Calling absolute copy number¶

The relationship between the observed copy ratio and the true underlying copy number depends on tumor cell fraction (purity), genome ploidy (which may be heterogeneous in a tissue sample), and the size of the subclonal population containing the CNA. Because of these ambiguities, CNVkit only reports the estimated log2 copy ratio, and does not currently attempt a formal statistical test for estimating integer copy number.

In a diploid genome, a single-copy gain in a perfectly pure, homogeneous sample has a copy ratio of 3/2. In log2 scale, this is log2(3/2) = 0.585, and a single-copy loss is log2(1/2) = -1.0.

In the diagram plot, for the sake of providing a clean visualization of confidently called CNAs, the default threshold to label genes is 0.5. This threshold will tend to display gene amplifications, fully clonal single-copy gains in fairly pure samples, most single-copy losses, and complete deletions.

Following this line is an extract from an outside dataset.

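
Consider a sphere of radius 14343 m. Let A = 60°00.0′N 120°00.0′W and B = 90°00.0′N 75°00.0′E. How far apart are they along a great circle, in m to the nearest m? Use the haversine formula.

7510 m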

When using the gainloss command, choose a threshold to suit your needs depending on your knowledge of the sample’s purity, heterogeneity, and likely features of interest. As a starting point, try 0.1 or 0.2 if you are going to do your own filtering downstream, or 0.3 if not.

The call command implements two simple methods to convert the log2 ratios in a segmented .cns file to absolute integer copy number values. The segmetrics command computes segment-level summary statistics that can be used to evaluate the reliability of each segment. Future releases of CNVkit will integrate further statistical testing to help make meaningful variant calls from the log2 copy ratio data.

After using rescale and/or call, the adjusted .cns file can then be converted to BED or VCF format using the export command. These output styles display the inferred absolute integer copy number value of each segment.